Toch is het, met duizenden intrekkingen per jaar, duidelijk dat de wetenschappelijke gegevens wel wat schoonmaakwerk kunnen gebruiken. Eén mogelijke oplossing stelt Oransky voor Natuur, is om speurneuzen te belonen en te stimuleren voor het identificeren van wangedrag, net zoals technologiebedrijven (en blijkbaar het Pentagon) ‘bug premies’ betalen aan mensen die fouten in hun code vinden. Boris Barbour, een neurowetenschapper en mede-organisator van PubPeer, een populaire website voor het bespreken van academische papers, merkt ook op dat het zou helpen als auteurs of tijdschriften de ruwe gegevens zouden publiceren die de bevindingen van een paper ondersteunen – iets wat financiers van het onderzoek zouden kunnen opleggen – om toe te staan voor meer transparantie en verantwoording. (De National Science Foundation, een belangrijke federale financier van onderzoek in de Verenigde Staten, is van plan om ergens in 2025 publieke toegang tot datasets te eisen, vertelde een woordvoerder mij in reactie op een memo van het Witte Huis vorig jaar.) “Het zal moeilijker zijn om vals te spelen, gemakkelijker te detecteren. Wetenschap zou gewoon van hogere kwaliteit zijn”, zegt Barbour.

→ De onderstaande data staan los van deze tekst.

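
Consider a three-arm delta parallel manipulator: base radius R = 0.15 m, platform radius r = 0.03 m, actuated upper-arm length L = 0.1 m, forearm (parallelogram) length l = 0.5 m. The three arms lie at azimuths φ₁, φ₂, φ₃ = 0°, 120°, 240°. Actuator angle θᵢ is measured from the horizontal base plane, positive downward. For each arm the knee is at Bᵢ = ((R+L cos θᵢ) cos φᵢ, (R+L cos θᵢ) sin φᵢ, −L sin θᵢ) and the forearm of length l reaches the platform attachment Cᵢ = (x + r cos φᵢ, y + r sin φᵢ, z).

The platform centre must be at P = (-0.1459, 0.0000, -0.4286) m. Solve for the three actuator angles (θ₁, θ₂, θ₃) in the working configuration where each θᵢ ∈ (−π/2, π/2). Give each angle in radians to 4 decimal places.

rotate P by −φ1: (-0.1459, 0.0000, -0.4286)
  A=0.2659, B=-0.4286, C=(l²−L²−A²−y'²−z²)/(2L)=-0.0720
  γ=atan2(-0.4286,0.2659)=-1.0155;  ψ=arccos(-0.1428)=1.7140;  θ1=γ+ψ≈0.6985
rotate P by −φ2: (0.0729, 0.1264, -0.4286)
  A=0.0471, B=-0.4286, C=(l²−L²−A²−y'²−z²)/(2L)=0.1906
  √(A²+B²)=0.4312;  θ2 = -1.4615+1.1129 ≈ -0.3486
rotate P by −φ3: (0.0730, -0.1264, -0.4286)
  e−x'=0.0470;  (l²−L²−(e−x')²−y'²−z²)/2L = 0.1906
  √(A²+B²)=0.4312;  θ3 = -1.4615+1.1129 ≈ -0.3486

θ₁ = 0.6985, θ₂ = -0.3486, θ₃ = -0.3486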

Revenge of the Nerds Het aantal academische intrekkingen is de afgelopen twintig jaar sterk toegenomen.  Gedeeltelijk komt dat doordat er steeds meer onderzoeken worden gepubliceerd.  Het komt ook omdat steeds meer speurneuzen naar fouten zoeken.  Er is een staafdiagram dat het aantal intrekkingen per jaar weergeeft.  Het heeft de volgende gegevens.  In 2002 waren er 125 intrekkingen In 2003 waren er 90 intrekkingen In 2004 waren er 127 intrekkingen In 2005 waren er 139 intrekkingen In 2006 waren er 212 intrekkingen In 2007 waren er 328 intrekkingen In 2008 waren er 449 intrekkingen In 2009 waren er 1.183 intrekkingen In 2010 waren er 5.009 intrekkingen In 2011 waren er 4.931 intrekkingen In 2012 waren er 1.155 intrekkingen In 2013 waren er 1.445 intrekkingen In 2014 waren er 1.113 intrekkingen In 2015 waren er 1.543 intrekkingen In 20 16 waren er 1.674 intrekkingen In 2017 waren er 1.705 intrekkingen In 2018 waren er 2.531 intrekkingen In 2019 waren er 2.900 intrekkingen In 2020 waren er 3.067 intrekkingen In 2021 waren er 3.894 intrekkingen In 2022 waren er 5.454 intrekkingen De piek in 2010-2011 is het gevolg van het intrekken door het Institute of Electrical and Electronics Engineers van duizenden conferentiesamenvattingen die tussen 2009 en 2011 niet aan de richtlijnen voldeden. De groep heeft niet uitgelegd waarom dit is gebeurd.  Bron: Terugtrekkingshorloge

Oransky stelt voor om nog dieper te gaan en in te gaan op de vraag waarom mensen überhaupt geneigd zijn om vals te spelen. In de wetenschap is het maar al te vaak ‘publiceren of vergaan’, zegt hij, waarbij hij een uitdrukking gebruikt die dateert uit de jaren dertig. “Het probleem is hoeveel academisch prestige, loopbaanontwikkeling, financiering en al die dingen zijn verpakt in publicaties, vooral in bepaalde tijdschriften. Dat is de kern van alles.” Of, zoals Reich het verwoordde: “Als je mensen stimuleert om te publiceren, maar je hebt in wezen geen consequenties voor frauduleuze publicaties, dan is dat een probleem.” Om eerlijk onderzoek te stimuleren, stelt Kulp voor om tijdschriften aan te moedigen onderzoeken te accepteren en te publiceren die een gebrek aan resultaten aantonen – in wezen mislukkingen. In biomedisch onderzoek bijvoorbeeld wordt naar schatting de helft van de resultaten van klinische onderzoeken nooit afgedrukt, volgens het Center for Biomedical Research Transparency, een non-profitorganisatie die zich inzet om de publicatie van ‘nul’-resultaten aan te moedigen – wanneer een behandeling is niet effectief – in tijdschriften als Neurologie, CirculatieEn Hartinfarct.

En dat is de ironie van dit alles. In de wetenschap wordt ons geleerd dat fouten essentieel zijn. Zonder falen is er geen vooruitgang. Als tijdschriften, universiteiten en wetenschappers – te beginnen met die in onze meest prestigieuze laboratoria – zich niet langer voor fouten zouden verbergen en deze zouden omarmen, zouden we er allemaal beter van worden.